• izledim
    • izlemek istiyorum
  • youreads puanı (8.56)
2001; a space odyssey - stanley kubrick
2001: bir uzay destanı (ingilizce: 2001: a space odyssey), 1968 yılında stanley kubrick tarafından yönetilen bilimkurgu filmi. senaryosu kubrick ve ünlü bilimkurgu yazarı arthur c. clarke tarafından kaleme alınmıştır.stanley kubrick, dr. garipaşk filmini bitirmesinin üzerine bir bilimkurgu filmi çekmek ister; filme dönüştürülebilecek bir fikir geliştirmek üzere bilimadamı ve bilimkurgu yazarı arthur c. clarke'a danışır. clarke da 'sentinel' adlı kısa öyküsünü önerir. bunun üzerine önemli bir ortaklık kurulur: kubrick ve clarke, eleştirmenler, sanatçılar ve izleyiciler tarafından sıklıkla en başarılı bilim-kurgu olarak anılan '2001: a space odyssey'i kurmaya başlarlar; kubrick senaryoyu yazıp, geliştirirken, clarke da aynı ismi taşıyan romanı yazar. stanley kubrick'in isteği üzerine, bu roman filmin gösterime girmesinden sonra yayınlanır.film, alışılageldik anlatım yöntemlerinin dışına çıkması, zamanına göre son derece şaşırtıcı olan görsel efektleri, uzun süresi ve gösterime girdiğinden beri tartışılan sonu (yıldız-çocuk sekansı) ile sinema tarihinde ün kazanmıştır.
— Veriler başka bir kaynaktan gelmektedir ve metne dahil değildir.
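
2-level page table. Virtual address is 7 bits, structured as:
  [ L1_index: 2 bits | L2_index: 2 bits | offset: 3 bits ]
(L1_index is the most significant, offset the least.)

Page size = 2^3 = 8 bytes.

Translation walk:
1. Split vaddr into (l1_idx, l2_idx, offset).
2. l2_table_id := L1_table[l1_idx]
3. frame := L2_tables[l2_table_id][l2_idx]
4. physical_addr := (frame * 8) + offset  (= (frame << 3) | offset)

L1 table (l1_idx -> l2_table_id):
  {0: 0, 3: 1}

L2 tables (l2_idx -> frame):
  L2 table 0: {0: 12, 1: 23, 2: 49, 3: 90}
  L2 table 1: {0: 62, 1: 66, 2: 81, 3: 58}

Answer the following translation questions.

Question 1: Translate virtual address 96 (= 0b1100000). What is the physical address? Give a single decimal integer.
Answer: 496

Derivation:
vaddr = 96 = 0b1100000
Split: l1_idx=3, l2_idx=0, offset=0
L1[3] = 1
L2[1][0] = 62
paddr = 62 * 8 + 0 = 496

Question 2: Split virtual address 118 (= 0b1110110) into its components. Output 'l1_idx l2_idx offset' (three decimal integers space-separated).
vaddr = 118 = 0b1110110
  top 2 bits -> l1_idx = 3
  next 2 bits -> l2_idx = 2
  bottom 3 bits -> offset = 6

Answer: 3 2 6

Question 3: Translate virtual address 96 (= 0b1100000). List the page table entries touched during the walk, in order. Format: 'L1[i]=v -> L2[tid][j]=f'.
Answer: L1[3]=1 -> L2[1][0]=62

Derivation:
vaddr = 96 = 0b1100000
Split: l1_idx=3, l2_idx=0, offset=0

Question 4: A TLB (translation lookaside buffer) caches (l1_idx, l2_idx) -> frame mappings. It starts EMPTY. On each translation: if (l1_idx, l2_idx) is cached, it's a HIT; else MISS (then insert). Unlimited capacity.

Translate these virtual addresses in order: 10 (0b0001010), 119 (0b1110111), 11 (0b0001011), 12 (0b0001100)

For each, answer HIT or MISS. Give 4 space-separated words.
vaddr=10: (0,1) not in TLB -> MISS, insert
vaddr=119: (3,2) not in TLB -> MISS, insert
vaddr=11: (0,1) in TLB -> HIT
vaddr=12: (0,1) in TLB -> HIT

Answer: MISS MISS HIT HIT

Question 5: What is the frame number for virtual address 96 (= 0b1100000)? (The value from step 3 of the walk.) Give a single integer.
Answer: 62

Derivation:
vaddr = 96: l1_idx=3, l2_idx=0
L1[3] = 1; L2[1][0] = 62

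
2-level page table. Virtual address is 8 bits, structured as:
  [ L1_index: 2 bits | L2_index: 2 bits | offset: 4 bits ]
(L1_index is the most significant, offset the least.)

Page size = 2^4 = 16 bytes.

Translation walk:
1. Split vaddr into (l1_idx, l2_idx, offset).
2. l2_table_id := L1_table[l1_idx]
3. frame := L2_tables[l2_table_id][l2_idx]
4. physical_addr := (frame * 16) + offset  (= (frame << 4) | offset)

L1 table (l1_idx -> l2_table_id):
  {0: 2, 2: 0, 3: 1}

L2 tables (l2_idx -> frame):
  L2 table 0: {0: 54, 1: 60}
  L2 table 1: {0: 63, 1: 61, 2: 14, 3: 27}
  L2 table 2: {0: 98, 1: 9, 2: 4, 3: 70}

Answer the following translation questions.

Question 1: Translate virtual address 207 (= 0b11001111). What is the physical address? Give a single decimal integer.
vaddr = 207 = 0b11001111
Split: l1_idx=3, l2_idx=0, offset=15
L1[3] = 1
L2[1][0] = 63
paddr = 63 * 16 + 15 = 1023

Answer: 1023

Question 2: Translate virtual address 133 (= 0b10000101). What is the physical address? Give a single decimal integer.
vaddr = 133 = 0b10000101
Split: l1_idx=2, l2_idx=0, offset=5
L1[2] = 0
L2[0][0] = 54
paddr = 54 * 16 + 5 = 869

Answer: 869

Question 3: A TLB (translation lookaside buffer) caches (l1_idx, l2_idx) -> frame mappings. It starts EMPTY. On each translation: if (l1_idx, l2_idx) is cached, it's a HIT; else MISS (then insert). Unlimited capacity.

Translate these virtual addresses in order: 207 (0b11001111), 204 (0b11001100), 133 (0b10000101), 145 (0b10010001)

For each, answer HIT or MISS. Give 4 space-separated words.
vaddr=207: (3,0) not in TLB -> MISS, insert
vaddr=204: (3,0) in TLB -> HIT
vaddr=133: (2,0) not in TLB -> MISS, insert
vaddr=145: (2,1) not in TLB -> MISS, insert

Answer: MISS HIT MISS MISS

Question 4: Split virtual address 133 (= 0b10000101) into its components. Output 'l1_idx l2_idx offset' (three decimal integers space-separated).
vaddr = 133 = 0b10000101
  top 2 bits -> l1_idx = 2
  next 2 bits -> l2_idx = 0
  bottom 4 bits -> offset = 5

Answer: 2 0 5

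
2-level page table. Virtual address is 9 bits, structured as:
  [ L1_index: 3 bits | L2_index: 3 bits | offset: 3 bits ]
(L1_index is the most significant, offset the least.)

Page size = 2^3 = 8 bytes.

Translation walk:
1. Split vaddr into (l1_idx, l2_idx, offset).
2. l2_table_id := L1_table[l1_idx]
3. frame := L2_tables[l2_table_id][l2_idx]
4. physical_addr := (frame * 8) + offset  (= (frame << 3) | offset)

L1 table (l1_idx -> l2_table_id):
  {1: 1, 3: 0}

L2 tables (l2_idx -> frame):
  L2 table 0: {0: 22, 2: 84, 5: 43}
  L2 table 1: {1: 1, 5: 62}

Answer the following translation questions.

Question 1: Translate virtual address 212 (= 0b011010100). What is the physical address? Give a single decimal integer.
vaddr = 212 = 0b011010100
Split: l1_idx=3, l2_idx=2, offset=4
L1[3] = 0
L2[0][2] = 84
paddr = 84 * 8 + 4 = 676

Answer: 676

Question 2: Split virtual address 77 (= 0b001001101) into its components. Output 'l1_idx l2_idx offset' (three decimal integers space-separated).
Answer: 1 1 5

Derivation:
vaddr = 77 = 0b001001101
  top 3 bits -> l1_idx = 1
  next 3 bits -> l2_idx = 1
  bottom 3 bits -> offset = 5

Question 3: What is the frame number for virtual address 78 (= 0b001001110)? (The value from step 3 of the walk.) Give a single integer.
vaddr = 78: l1_idx=1, l2_idx=1
L1[1] = 1; L2[1][1] = 1

Answer: 1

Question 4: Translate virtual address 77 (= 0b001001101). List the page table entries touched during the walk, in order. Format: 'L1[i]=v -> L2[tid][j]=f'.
Answer: L1[1]=1 -> L2[1][1]=1

Derivation:
vaddr = 77 = 0b001001101
Split: l1_idx=1, l2_idx=1, offset=5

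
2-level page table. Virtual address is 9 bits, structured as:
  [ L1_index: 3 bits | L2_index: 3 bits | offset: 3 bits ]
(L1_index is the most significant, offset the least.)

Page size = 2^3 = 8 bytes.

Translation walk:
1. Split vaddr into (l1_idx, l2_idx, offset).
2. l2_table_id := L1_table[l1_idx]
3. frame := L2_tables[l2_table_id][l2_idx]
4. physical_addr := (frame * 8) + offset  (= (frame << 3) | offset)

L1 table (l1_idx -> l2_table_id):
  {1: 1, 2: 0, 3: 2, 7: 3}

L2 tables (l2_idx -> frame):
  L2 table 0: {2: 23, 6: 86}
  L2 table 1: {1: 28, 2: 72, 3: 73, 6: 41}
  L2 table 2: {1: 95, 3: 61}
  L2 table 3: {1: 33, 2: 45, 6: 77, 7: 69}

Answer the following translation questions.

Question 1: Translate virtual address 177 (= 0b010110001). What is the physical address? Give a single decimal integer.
vaddr = 177 = 0b010110001
Split: l1_idx=2, l2_idx=6, offset=1
L1[2] = 0
L2[0][6] = 86
paddr = 86 * 8 + 1 = 689

Answer: 689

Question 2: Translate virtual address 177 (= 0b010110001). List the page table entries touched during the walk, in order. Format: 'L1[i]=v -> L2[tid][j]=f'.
Answer: L1[2]=0 -> L2[0][6]=86

Derivation:
vaddr = 177 = 0b010110001
Split: l1_idx=2, l2_idx=6, offset=1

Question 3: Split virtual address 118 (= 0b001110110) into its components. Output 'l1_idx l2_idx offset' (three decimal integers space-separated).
vaddr = 118 = 0b001110110
  top 3 bits -> l1_idx = 1
  next 3 bits -> l2_idx = 6
  bottom 3 bits -> offset = 6

Answer: 1 6 6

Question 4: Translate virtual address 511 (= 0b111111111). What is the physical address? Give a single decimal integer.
Answer: 559

Derivation:
vaddr = 511 = 0b111111111
Split: l1_idx=7, l2_idx=7, offset=7
L1[7] = 3
L2[3][7] = 69
paddr = 69 * 8 + 7 = 559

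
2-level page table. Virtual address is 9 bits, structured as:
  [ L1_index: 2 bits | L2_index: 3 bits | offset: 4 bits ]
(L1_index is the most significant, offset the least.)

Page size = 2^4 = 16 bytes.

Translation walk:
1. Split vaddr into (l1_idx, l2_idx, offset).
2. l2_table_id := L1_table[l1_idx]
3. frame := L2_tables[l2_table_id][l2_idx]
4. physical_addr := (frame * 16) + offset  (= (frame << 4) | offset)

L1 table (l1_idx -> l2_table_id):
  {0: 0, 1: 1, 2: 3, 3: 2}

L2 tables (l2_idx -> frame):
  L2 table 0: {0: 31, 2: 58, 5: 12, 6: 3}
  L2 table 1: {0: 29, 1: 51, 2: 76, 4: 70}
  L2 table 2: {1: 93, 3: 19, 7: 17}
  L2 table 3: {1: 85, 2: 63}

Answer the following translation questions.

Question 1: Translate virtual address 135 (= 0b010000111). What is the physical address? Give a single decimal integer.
Answer: 471

Derivation:
vaddr = 135 = 0b010000111
Split: l1_idx=1, l2_idx=0, offset=7
L1[1] = 1
L2[1][0] = 29
paddr = 29 * 16 + 7 = 471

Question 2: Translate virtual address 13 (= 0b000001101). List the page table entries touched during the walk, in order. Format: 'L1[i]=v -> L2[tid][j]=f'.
Answer: L1[0]=0 -> L2[0][0]=31

Derivation:
vaddr = 13 = 0b000001101
Split: l1_idx=0, l2_idx=0, offset=13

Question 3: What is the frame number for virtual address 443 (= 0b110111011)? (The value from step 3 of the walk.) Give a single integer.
Answer: 19

Derivation:
vaddr = 443: l1_idx=3, l2_idx=3
L1[3] = 2; L2[2][3] = 19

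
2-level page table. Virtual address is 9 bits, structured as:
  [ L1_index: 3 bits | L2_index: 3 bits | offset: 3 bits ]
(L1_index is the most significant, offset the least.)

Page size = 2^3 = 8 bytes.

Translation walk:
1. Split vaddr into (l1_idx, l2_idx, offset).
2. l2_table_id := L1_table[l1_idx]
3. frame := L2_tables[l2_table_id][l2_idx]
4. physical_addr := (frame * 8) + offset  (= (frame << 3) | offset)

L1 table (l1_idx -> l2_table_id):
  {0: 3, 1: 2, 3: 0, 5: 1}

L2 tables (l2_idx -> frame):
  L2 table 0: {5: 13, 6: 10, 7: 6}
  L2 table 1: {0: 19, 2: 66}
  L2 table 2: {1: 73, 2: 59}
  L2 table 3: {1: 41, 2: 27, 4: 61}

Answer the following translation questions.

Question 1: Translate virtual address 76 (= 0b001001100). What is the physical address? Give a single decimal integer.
Answer: 588

Derivation:
vaddr = 76 = 0b001001100
Split: l1_idx=1, l2_idx=1, offset=4
L1[1] = 2
L2[2][1] = 73
paddr = 73 * 8 + 4 = 588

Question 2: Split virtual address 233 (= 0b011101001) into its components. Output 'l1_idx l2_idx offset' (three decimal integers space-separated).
Answer: 3 5 1

Derivation:
vaddr = 233 = 0b011101001
  top 3 bits -> l1_idx = 3
  next 3 bits -> l2_idx = 5
  bottom 3 bits -> offset = 1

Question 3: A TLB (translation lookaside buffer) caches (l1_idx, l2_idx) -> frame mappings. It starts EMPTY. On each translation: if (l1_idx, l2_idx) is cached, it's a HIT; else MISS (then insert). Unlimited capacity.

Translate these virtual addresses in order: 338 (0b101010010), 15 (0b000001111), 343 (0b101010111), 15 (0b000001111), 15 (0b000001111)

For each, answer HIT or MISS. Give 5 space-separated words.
Answer: MISS MISS HIT HIT HIT

Derivation:
vaddr=338: (5,2) not in TLB -> MISS, insert
vaddr=15: (0,1) not in TLB -> MISS, insert
vaddr=343: (5,2) in TLB -> HIT
vaddr=15: (0,1) in TLB -> HIT
vaddr=15: (0,1) in TLB -> HIT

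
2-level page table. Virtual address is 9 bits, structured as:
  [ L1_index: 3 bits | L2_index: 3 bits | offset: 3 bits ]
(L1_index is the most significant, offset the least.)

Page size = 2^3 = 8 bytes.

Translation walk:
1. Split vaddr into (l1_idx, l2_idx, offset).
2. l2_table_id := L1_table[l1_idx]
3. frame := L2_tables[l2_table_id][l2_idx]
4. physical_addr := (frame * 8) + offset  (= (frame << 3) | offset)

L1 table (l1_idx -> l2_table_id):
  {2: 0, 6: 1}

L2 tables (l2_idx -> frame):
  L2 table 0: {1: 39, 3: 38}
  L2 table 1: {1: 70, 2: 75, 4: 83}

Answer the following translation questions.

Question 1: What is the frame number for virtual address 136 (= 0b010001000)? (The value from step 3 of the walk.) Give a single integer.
Answer: 39

Derivation:
vaddr = 136: l1_idx=2, l2_idx=1
L1[2] = 0; L2[0][1] = 39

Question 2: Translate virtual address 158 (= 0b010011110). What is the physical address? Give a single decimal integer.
Answer: 310

Derivation:
vaddr = 158 = 0b010011110
Split: l1_idx=2, l2_idx=3, offset=6
L1[2] = 0
L2[0][3] = 38
paddr = 38 * 8 + 6 = 310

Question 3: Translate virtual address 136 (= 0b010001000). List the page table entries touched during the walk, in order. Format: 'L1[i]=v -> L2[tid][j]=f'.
vaddr = 136 = 0b010001000
Split: l1_idx=2, l2_idx=1, offset=0

Answer: L1[2]=0 -> L2[0][1]=39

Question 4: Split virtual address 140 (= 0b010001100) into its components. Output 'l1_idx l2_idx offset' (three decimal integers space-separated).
Answer: 2 1 4

Derivation:
vaddr = 140 = 0b010001100
  top 3 bits -> l1_idx = 2
  next 3 bits -> l2_idx = 1
  bottom 3 bits -> offset = 4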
  1. dunyanin en sikici filmi.
    yok arkadas bir film guzelse gece saat 3'de oturup sonuna kadar goz kirpmadan izlersin. bu filmde garantisini veriyorum uyuya kalirsiniz. saati 3 yapmaniza da gerek yok. uyuyamadiginiz, ama uyumak istediginiz bir gece acin bu filmi, ilk 1 saat bitmeden uyursunuz.

    kisa film falan olsaydi guzel olabilirmis, bu filme 2 saat cok fazla. butun olayi en fazla 30 dakika gibi makul bir surede anlatabilirmis kubrick. nitekim filmin ici bombos, koca filmde 2 3 olay falan var. onun disinda uzayda giden bir gemi, baska da bir sey yok.
  2. defalarca izlenebilecek filmler listesine eklemeyi unuttuğum film... 60 lar ve 70 lerde çok flash bir akım olan paleoseti felsefesi (erich von daniken öyle isimlendiriyor ben değil) ne yapılmış mükemmel atıfı bilmeden yargılamamak lazım bu akım hakkında bir fikriniz yoksa film ilk 10 dakikasında uyuya kalmanız çok doğal... bu arada yakın zamanda izlediğim jacobs ladder filmini de anlamak için ölüm anındaki beyin aktiviteleri ve bilinç konusunda yapılmış araştırmaları okumanızı öneririm arkadaşlar aksi halde bu canım filmi de çok anlamsız bulacağınız kesin daha fazla konuşmayayım spoiler olacak... :)
  3. kendime bir film çizelgesi oluşturmuştum. piyanist, schindler'in listesi, ivan'ın çocukluğu, iwo jima'ya mektuplar, vb filmler listemi oluşturuyordu. filmleri incelerken 2001: a space odyssey adlı film sürekli dikkatimi çekmesine rağmen izlemeye korkuyordum. stanley kubrick'i biraz biliyordum. korkum bu durumdandı sanırım. neyse filmi izleyecek cesareti bulduğumda direkt filmi izleyebileceğim bir yere koştum. film bittiğinde ise içimde garip hisler oluştu. bu duyguları tercüme edemesem de filmin benim üzerimdeki etkisi şöyleydi;

    sevdiğiniz bir yiyecek olur. bu yemeği yapılabilecek en güzel halinde yemek istersiniz. ama ne yapılması kolaydır ne de sindirilmesi. sadece bir kere yiyebileceğiniz lezzetlerden olur. yedikten sonra daha da yemek istersiniz ama ortada güzel ya da etkileyici bir yemek bulunmamaktadır. onlara kalırsınız. yemekleri yersiniz fakat aklınızda o eşsiz yemek kalır. yemeğin tadını da alamazsınız zevkini de.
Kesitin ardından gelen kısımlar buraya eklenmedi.